Seorang pemimpin militer akan terbentuk kepribadian dan kepemimpinannya dalam pertempuran. Saya termasuk beruntung Seorang perwira muda yang sempat mengalami pembinaan, penggemblengan, pengasuhan, mentorship dari banyak pelaku perang kemerdekaan dan pelaku operasi-operasi militer dalam sejarah awal Republik Indonesia.

Pada waktu itu tidak ada jaminan bahwa Repubik Indonesia bisa survive. Karena tidak ada anggaran untuk pemerintah. Tidak ada anggaran untuk tentara. Kebangkitan bangsa ditentukan oleh keputusan ribuan atau puluhan ribu putra-putri Indonesia dari berbagai suku, ras, kelompok etnis, dan daerah.

Mereka dihadapkan pada pilihan antara bergabung dalam gelombang kebangkitan untuk merdeka atau diam mencari aman menghindari risiko apa pun.
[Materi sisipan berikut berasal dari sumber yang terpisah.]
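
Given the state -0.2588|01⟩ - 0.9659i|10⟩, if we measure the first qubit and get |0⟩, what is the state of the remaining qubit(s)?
-|1⟩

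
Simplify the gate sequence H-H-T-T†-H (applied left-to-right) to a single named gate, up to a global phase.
H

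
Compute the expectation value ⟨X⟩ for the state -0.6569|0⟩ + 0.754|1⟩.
-0.9906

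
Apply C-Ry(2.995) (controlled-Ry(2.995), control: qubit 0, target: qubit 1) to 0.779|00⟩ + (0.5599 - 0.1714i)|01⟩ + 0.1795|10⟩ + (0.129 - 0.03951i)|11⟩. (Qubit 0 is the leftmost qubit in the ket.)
0.779|00⟩ + (0.5599 - 0.1714i)|01⟩ + (-0.1155 + 0.0394i)|10⟩ + (0.1885 - 0.002893i)|11⟩

C-Ry(2.995) leaves the control-|0⟩ kets |00⟩, |01⟩ unchanged and applies Ry(2.995) to qubit 1 on the control-|1⟩ pair (|10⟩, |11⟩).
Ry(2.995) = [[cos(θ/2), −sin(θ/2)], [sin(θ/2), cos(θ/2)]]; θ = 2.995, cos(θ/2) ≈ 0.0732307, sin(θ/2) ≈ 0.997315.
With a = amp(|10⟩) = 0.1795 and b = amp(|11⟩) = (0.129 - 0.03951i):
new amp(|10⟩) = (0.0732307)·a + (-0.997315)·b = (-0.1155 + 0.0394i)
new amp(|11⟩) = (0.997315)·a + (0.0732307)·b = (0.1885 - 0.002893i)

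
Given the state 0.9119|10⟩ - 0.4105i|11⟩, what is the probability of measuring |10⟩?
0.8316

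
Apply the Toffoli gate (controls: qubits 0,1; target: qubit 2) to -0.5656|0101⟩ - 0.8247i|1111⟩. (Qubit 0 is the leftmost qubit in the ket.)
-0.5656|0101⟩ - 0.8247i|1101⟩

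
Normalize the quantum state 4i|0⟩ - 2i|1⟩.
0.8944i|0⟩ - (1/√5)i|1⟩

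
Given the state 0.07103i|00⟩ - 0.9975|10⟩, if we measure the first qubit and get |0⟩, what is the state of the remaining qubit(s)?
i|0⟩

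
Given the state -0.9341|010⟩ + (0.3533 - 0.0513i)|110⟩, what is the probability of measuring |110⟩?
0.1275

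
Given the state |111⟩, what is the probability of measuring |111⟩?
1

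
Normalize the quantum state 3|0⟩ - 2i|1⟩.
0.8321|0⟩ - 0.5547i|1⟩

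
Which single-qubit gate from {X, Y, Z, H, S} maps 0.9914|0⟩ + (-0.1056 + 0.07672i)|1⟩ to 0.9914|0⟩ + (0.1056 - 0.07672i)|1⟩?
Z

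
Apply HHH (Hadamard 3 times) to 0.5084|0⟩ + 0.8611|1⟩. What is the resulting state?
0.9684|0⟩ - 0.2494|1⟩

H² = I, so H^3 = H: a single Hadamard. With (a, b) = (0.5084, 0.8611), H gives ((a + b)/√2, (a − b)/√2) = (0.9684, -0.2494).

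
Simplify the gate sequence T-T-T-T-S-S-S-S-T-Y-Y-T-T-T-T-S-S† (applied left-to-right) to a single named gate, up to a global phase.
T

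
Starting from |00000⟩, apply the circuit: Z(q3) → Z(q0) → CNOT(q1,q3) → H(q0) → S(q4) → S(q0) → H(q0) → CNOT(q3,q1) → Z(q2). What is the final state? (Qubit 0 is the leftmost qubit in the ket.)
(1/2 + (1/2)i)|00000⟩ + (1/2 - (1/2)i)|10000⟩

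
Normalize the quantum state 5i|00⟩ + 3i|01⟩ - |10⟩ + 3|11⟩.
0.7538i|00⟩ + 0.4523i|01⟩ - 0.1508|10⟩ + 0.4523|11⟩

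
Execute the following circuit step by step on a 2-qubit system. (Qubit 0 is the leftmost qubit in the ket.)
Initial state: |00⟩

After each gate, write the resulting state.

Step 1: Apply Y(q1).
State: i|01⟩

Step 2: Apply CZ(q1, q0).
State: i|01⟩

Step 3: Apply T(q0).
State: i|01⟩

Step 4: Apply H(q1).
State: (1/√2)i|00⟩ - (1/√2)i|01⟩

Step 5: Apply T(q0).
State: (1/√2)i|00⟩ - (1/√2)i|01⟩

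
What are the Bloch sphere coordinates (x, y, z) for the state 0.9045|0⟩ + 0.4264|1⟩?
(0.7714, 0, 0.6363)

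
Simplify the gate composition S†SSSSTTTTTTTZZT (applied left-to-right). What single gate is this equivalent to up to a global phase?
S†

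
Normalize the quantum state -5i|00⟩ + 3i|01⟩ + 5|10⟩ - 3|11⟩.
-0.6063i|00⟩ + 0.3638i|01⟩ + 0.6063|10⟩ - 0.3638|11⟩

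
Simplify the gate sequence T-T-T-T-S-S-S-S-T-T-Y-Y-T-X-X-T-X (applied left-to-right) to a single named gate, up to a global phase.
X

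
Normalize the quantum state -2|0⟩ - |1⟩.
-0.8944|0⟩ - 1/√5|1⟩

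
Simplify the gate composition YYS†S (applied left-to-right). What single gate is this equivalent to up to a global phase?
I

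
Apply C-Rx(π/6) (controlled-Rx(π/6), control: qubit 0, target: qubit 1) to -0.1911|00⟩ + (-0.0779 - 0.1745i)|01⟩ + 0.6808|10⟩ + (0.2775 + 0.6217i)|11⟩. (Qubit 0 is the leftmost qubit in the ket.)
-0.1911|00⟩ + (-0.0779 - 0.1745i)|01⟩ + (0.8185 - 0.07182i)|10⟩ + (0.268 + 0.4243i)|11⟩

C-Rx(π/6) leaves the control-|0⟩ kets |00⟩, |01⟩ unchanged and applies Rx(π/6) to qubit 1 on the control-|1⟩ pair (|10⟩, |11⟩).
Rx(π/6) = [[cos(θ/2), −i·sin(θ/2)], [−i·sin(θ/2), cos(θ/2)]]; θ = π/6, cos(θ/2) ≈ 0.965926, sin(θ/2) ≈ 0.258819.
With a = amp(|10⟩) = 0.6808 and b = amp(|11⟩) = (0.2775 + 0.6217i):
new amp(|10⟩) = (0.965926)·a + (-0.258819i)·b = (0.8185 - 0.07182i)
new amp(|11⟩) = (-0.258819i)·a + (0.965926)·b = (0.268 + 0.4243i)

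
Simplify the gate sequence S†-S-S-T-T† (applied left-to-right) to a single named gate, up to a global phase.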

Mereka memilih mempertaruhkan nyawa untuk merebut kemerdekaan sehingga kita bisa menjadi bebas dari penjajahan yang telah berlangsung selama ratusan tahun.

Mereka inilah yang kita kenal sebagai angkatan ’45. Mereka adalah “generasi pembebas.” Angkatan ’45 ini bisa dikatakan sebagai Generasi Terbaik Indonesia.
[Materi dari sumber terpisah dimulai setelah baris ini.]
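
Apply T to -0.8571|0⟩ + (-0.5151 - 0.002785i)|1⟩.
-0.8571|0⟩ + (-0.3623 - 0.3662i)|1⟩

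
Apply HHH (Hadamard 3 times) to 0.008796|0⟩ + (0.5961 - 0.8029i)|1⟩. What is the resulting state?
(0.4277 - 0.5677i)|0⟩ + (-0.4153 + 0.5677i)|1⟩

H² = I, so H^3 = H: a single Hadamard. With (a, b) = (0.008796, (0.5961 - 0.8029i)), H gives ((a + b)/√2, (a − b)/√2) = ((0.4277 - 0.5677i), (-0.4153 + 0.5677i)).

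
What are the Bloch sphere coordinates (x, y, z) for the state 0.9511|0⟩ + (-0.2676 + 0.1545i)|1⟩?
(-0.509, 0.2939, 0.8091)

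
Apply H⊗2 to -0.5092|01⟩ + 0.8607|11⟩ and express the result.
0.1758|00⟩ - 0.1758|01⟩ - 0.685|10⟩ + 0.685|11⟩

H⊗2 gives amp(|y⟩) = (1/2) Σ_x (−1)^(x·y) amp(|x⟩), where x·y is the number of positions in which both x and y have a 1.
|00⟩: (-0.5092 + 0.8607)/2 = 0.1758
|01⟩: (0.5092 - 0.8607)/2 = -0.1758
|10⟩: (-0.5092 - 0.8607)/2 = -0.685
|11⟩: (0.5092 + 0.8607)/2 = 0.685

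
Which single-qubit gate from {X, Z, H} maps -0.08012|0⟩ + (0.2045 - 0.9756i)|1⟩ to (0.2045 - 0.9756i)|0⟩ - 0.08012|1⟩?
X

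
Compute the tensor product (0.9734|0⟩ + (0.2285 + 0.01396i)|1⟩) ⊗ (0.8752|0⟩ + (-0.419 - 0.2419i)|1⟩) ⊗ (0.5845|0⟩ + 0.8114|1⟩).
0.4979|000⟩ + 0.6912|001⟩ + (-0.2384 - 0.1376i)|010⟩ + (-0.3309 - 0.1911i)|011⟩ + (0.1169 + 0.007141i)|100⟩ + (0.1623 + 0.009914i)|101⟩ + (-0.05399 - 0.03573i)|110⟩ + (-0.07494 - 0.0496i)|111⟩

amp(|b₁b₂…⟩) = product of the factor amplitudes for bits b₁, b₂, …; only kets whose every factor amplitude is nonzero survive.
|000⟩: (0.9734)(0.8752)(0.5845) = 0.4979
|001⟩: (0.9734)(0.8752)(0.8114) = 0.6912
|010⟩: (0.9734)(-0.419 - 0.2419i)(0.5845) = (-0.2384 - 0.1376i)
|011⟩: (0.9734)(-0.419 - 0.2419i)(0.8114) = (-0.3309 - 0.1911i)
|100⟩: (0.2285 + 0.01396i)(0.8752)(0.5845) = (0.1169 + 0.007141i)
|101⟩: (0.2285 + 0.01396i)(0.8752)(0.8114) = (0.1623 + 0.009914i)
|110⟩: (0.2285 + 0.01396i)(-0.419 - 0.2419i)(0.5845) = (-0.05399 - 0.03573i)
|111⟩: (0.2285 + 0.01396i)(-0.419 - 0.2419i)(0.8114) = (-0.07494 - 0.0496i)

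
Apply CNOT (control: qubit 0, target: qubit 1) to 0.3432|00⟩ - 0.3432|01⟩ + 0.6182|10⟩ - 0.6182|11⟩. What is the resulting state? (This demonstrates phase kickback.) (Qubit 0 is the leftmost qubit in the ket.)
0.3432|00⟩ - 0.3432|01⟩ - 0.6182|10⟩ + 0.6182|11⟩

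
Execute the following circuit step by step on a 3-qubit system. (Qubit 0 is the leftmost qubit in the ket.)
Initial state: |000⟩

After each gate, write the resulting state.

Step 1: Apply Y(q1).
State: i|010⟩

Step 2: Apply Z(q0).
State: i|010⟩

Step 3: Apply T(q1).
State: (-1/√2 + (1/√2)i)|010⟩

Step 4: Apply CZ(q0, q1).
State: (-1/√2 + (1/√2)i)|010⟩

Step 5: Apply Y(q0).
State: (-1/√2 - (1/√2)i)|110⟩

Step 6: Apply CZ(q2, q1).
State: (-1/√2 - (1/√2)i)|110⟩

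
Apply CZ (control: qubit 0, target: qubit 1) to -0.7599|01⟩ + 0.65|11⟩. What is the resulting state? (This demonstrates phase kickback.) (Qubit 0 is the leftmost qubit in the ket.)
-0.7599|01⟩ - 0.65|11⟩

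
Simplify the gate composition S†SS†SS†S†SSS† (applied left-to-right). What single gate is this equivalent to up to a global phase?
S†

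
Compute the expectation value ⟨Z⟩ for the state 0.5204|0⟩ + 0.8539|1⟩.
-0.4583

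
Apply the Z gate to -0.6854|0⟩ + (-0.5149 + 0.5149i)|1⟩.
-0.6854|0⟩ + (0.5149 - 0.5149i)|1⟩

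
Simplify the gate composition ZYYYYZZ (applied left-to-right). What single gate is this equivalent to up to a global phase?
Z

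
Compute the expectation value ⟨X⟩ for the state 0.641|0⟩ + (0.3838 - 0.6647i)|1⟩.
0.492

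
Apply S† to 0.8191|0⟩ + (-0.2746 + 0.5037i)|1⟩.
0.8191|0⟩ + (0.5037 + 0.2746i)|1⟩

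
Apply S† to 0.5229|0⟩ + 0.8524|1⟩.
0.5229|0⟩ - 0.8524i|1⟩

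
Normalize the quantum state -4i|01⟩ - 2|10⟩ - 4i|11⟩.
-0.6667i|01⟩ - 0.3333|10⟩ - 0.6667i|11⟩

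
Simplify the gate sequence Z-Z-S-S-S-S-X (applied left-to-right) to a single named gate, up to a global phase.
X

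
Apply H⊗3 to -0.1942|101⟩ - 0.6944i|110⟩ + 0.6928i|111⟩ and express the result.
(-0.06866 - 0.0005657i)|000⟩ + (0.06866 - 0.4904i)|001⟩ + (-0.06866 + 0.0005657i)|010⟩ + (0.06866 + 0.4904i)|011⟩ + (0.06866 + 0.0005657i)|100⟩ + (-0.06866 + 0.4904i)|101⟩ + (0.06866 - 0.0005657i)|110⟩ + (-0.06866 - 0.4904i)|111⟩

H⊗3 gives amp(|y⟩) = (1/2√2) Σ_x (−1)^(x·y) amp(|x⟩), where x·y is the number of positions in which both x and y have a 1.
|000⟩: (-0.1942 - 0.6944i + 0.6928i)/(2√2) = (-0.06866 - 0.0005657i)
|001⟩: (0.1942 - 0.6944i - 0.6928i)/(2√2) = (0.06866 - 0.4904i)
|010⟩: (-0.1942 + 0.6944i - 0.6928i)/(2√2) = (-0.06866 + 0.0005657i)
|011⟩: (0.1942 + 0.6944i + 0.6928i)/(2√2) = (0.06866 + 0.4904i)
|100⟩: (0.1942 + 0.6944i - 0.6928i)/(2√2) = (0.06866 + 0.0005657i)
|101⟩: (-0.1942 + 0.6944i + 0.6928i)/(2√2) = (-0.06866 + 0.4904i)
|110⟩: (0.1942 - 0.6944i + 0.6928i)/(2√2) = (0.06866 - 0.0005657i)
|111⟩: (-0.1942 - 0.6944i - 0.6928i)/(2√2) = (-0.06866 - 0.4904i)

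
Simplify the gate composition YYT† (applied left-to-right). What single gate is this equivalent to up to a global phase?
T†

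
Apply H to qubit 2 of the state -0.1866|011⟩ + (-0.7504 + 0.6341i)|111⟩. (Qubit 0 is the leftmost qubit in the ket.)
-0.1319|010⟩ + 0.1319|011⟩ + (-0.5306 + 0.4484i)|110⟩ + (0.5306 - 0.4484i)|111⟩

H on qubit 2 mixes each pair of kets that differ only in qubit 2: amplitudes (a, b) of (|…0…⟩, |…1…⟩) become ((a + b)/√2, (a − b)/√2). Kets absent from the input have amplitude 0.
(|010⟩, |011⟩): (a, b) = (0, -0.1866) → (-0.1319, 0.1319)
(|110⟩, |111⟩): (a, b) = (0, (-0.7504 + 0.6341i)) → ((-0.5306 + 0.4484i), (0.5306 - 0.4484i))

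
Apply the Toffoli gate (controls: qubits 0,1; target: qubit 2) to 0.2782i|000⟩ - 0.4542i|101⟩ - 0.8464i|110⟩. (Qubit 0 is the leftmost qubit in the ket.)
0.2782i|000⟩ - 0.4542i|101⟩ - 0.8464i|111⟩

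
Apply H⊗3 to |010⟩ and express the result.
1/√8|000⟩ + 1/√8|001⟩ - 1/√8|010⟩ - 1/√8|011⟩ + 1/√8|100⟩ + 1/√8|101⟩ - 1/√8|110⟩ - 1/√8|111⟩

H⊗3 gives amp(|y⟩) = (1/2√2) Σ_x (−1)^(x·y) amp(|x⟩), where x·y is the number of positions in which both x and y have a 1.
|000⟩: (1)/(2√2) = 1/√8
|001⟩: (1)/(2√2) = 1/√8
|010⟩: (-1)/(2√2) = -1/√8
|011⟩: (-1)/(2√2) = -1/√8
|100⟩: (1)/(2√2) = 1/√8
|101⟩: (1)/(2√2) = 1/√8
|110⟩: (-1)/(2√2) = -1/√8
|111⟩: (-1)/(2√2) = -1/√8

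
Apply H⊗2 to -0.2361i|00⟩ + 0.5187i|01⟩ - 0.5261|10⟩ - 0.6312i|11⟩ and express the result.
(-0.2631 - 0.1743i)|00⟩ + (-0.2631 - 0.0618i)|01⟩ + (0.2631 + 0.4569i)|10⟩ + (0.2631 - 0.693i)|11⟩

H⊗2 gives amp(|y⟩) = (1/2) Σ_x (−1)^(x·y) amp(|x⟩), where x·y is the number of positions in which both x and y have a 1.
|00⟩: (-0.2361i + 0.5187i - 0.5261 - 0.6312i)/2 = (-0.2631 - 0.1743i)
|01⟩: (-0.2361i - 0.5187i - 0.5261 + 0.6312i)/2 = (-0.2631 - 0.0618i)
|10⟩: (-0.2361i + 0.5187i + 0.5261 + 0.6312i)/2 = (0.2631 + 0.4569i)
|11⟩: (-0.2361i - 0.5187i + 0.5261 - 0.6312i)/2 = (0.2631 - 0.693i)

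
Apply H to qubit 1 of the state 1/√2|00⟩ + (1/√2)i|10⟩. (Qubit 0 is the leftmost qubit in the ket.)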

Sebagai anak muda, sebagai Taruna Akademi Militer, dan sebagai perwira muda, saya merasa beruntung sempat berinteraksi dengan banyak tokoh dari angkatan ’45. Bahkan keluarga saya sendiri adalah keluarga pejuang, bagian dari angkatan ’45.

Kakek saya, Margono Djojohadikusumo, adalah orang yang dipercaya oleh Bung Karno untuk melanjutkan perjuangan kemerdekaan pada saat Bung Karno dan semua tokoh nasionalis pribumi ditangkap dan dibuang oleh Belanda ke luar Jawa.
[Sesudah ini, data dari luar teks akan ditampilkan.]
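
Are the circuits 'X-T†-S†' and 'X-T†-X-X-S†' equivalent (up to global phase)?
Yes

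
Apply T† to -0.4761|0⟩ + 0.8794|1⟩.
-0.4761|0⟩ + (0.6218 - 0.6218i)|1⟩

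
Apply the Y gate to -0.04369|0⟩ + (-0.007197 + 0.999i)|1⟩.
(0.999 + 0.007197i)|0⟩ - 0.04369i|1⟩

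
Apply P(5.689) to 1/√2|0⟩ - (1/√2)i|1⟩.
1/√2|0⟩ + (-0.3959 - 0.5859i)|1⟩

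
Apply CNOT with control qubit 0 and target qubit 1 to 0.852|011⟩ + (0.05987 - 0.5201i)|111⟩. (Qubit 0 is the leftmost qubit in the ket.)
0.852|011⟩ + (0.05987 - 0.5201i)|101⟩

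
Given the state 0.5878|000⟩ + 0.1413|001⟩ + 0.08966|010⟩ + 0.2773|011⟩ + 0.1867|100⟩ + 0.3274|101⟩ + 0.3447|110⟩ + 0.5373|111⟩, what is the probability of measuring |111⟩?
0.2887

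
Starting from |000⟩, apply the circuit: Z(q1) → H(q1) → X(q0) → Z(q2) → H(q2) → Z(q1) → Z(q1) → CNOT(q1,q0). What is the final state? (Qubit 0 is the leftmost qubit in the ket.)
1/2|010⟩ + 1/2|011⟩ + 1/2|100⟩ + 1/2|101⟩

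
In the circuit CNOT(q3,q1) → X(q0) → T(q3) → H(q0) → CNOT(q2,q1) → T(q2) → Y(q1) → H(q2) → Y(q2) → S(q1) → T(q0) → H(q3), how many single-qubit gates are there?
10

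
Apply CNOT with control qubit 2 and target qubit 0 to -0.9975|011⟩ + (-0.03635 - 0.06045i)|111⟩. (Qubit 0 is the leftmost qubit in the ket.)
(-0.03635 - 0.06045i)|011⟩ - 0.9975|111⟩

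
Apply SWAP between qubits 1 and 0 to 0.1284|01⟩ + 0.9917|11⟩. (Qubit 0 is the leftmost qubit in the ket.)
0.1284|10⟩ + 0.9917|11⟩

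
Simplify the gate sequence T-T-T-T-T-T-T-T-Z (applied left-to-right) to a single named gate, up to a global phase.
Z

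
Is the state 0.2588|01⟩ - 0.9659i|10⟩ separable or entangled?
Entangled

Writing the state as a|00⟩ + b|01⟩ + c|10⟩ + d|11⟩, it is a product state iff ad − bc = 0.
Here (a, b, c, d) = (0, 0.2588, -0.9659i, 0): ad − bc = (0)(0) − (0.2588)(-0.9659i) = 0.25i ≠ 0, so the state is entangled.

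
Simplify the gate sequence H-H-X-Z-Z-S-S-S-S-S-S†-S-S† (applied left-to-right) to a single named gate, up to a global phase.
X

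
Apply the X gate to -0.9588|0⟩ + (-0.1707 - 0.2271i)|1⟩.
(-0.1707 - 0.2271i)|0⟩ - 0.9588|1⟩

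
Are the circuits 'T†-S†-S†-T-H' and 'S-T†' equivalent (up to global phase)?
No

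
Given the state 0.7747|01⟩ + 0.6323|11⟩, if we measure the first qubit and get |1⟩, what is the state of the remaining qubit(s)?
|1⟩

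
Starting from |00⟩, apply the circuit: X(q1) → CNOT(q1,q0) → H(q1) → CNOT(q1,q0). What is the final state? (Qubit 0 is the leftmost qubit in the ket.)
-1/√2|01⟩ + 1/√2|10⟩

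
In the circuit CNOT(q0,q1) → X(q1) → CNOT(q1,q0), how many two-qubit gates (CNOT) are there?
2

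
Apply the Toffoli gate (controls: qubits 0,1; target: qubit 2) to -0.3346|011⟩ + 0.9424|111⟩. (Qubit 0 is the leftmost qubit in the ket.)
-0.3346|011⟩ + 0.9424|110⟩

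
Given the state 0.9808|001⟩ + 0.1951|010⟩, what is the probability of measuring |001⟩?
0.962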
Pada saat Bung Karno dibuang ke Pulau Ende, Nusa Tenggara Timur, Pak Margono dipanggil oleh Bung Karno, yang menyerahkan mandat kepada kakek saya untuk membentuk Partai Indonesia Raya (PARINDRA) dan sekaligus menjadi Ketua Umumnya. Karena pada waktu itu Partai Nasional Indonesia (PNI) yang merupakan partai utama dalam perjuangan kemerdekaan Indonesia telah dibekukan oleh Belanda dan hampir semua tokoh-tokohnya ditangkap.

Dua putra beliau, Letnan Subianto Djojohadikusumo dan Taruna Sujono Djojohadikusumo, juga bagian dari angkatan ’45. Dua paman saya itu gugur dalam pertempuran melawan tentara Jepang pada tanggal 25 Januari 1946.

Dalam peristiwa yang terkenal dengan sebutan Pertempuran Lengkong itu, para taruna Akademi Militer Tangerang di bawah kepemimpinan Mayor Daan Mogot berusaha merebut senjata dari pangkalan Jepang. Namun nahas, hampir semua taruna gugur dalam pertempuran tersebut termasuk komandannya dan dua paman saya.

Orang tua saya, Soemitro Djojohadikusumo, begitu pulang dari negeri Belanda sebagai Doktor Ekonomi pertama Republik Indonesia lulusan Universitas Rotterdam, langsung bergabung dan berjuang untuk mempertahankan kemerdekaan Indonesia. Dia terlibat dalam penyelundupan karet dan kopra ke luar Indonesia dan menyelundupkan senjata dari luar untuk pasukan Indonesia.

Beliau juga ikut serta dalam percetakan dan pembuatan uang pertama Indonesia yang dikenal dengan ORI (Oeang Republik Indonesia). Pada usia 29 tahun, beliau menjadi Asisten Pribadi Perdana Menteri RI I, Sutan Sjahrir.

Saya lahir pada tahun 1951 atau 10 bulan setelah Belanda mengakui kedaulatan Indonesia. Memori-memori pertama saya pada saat masih kecil adalah mengunjungi Taman Makam Pahlawan tempat dua paman saya dimakamkan, dan mengunjungi rumah kakek saya pada hari Minggu.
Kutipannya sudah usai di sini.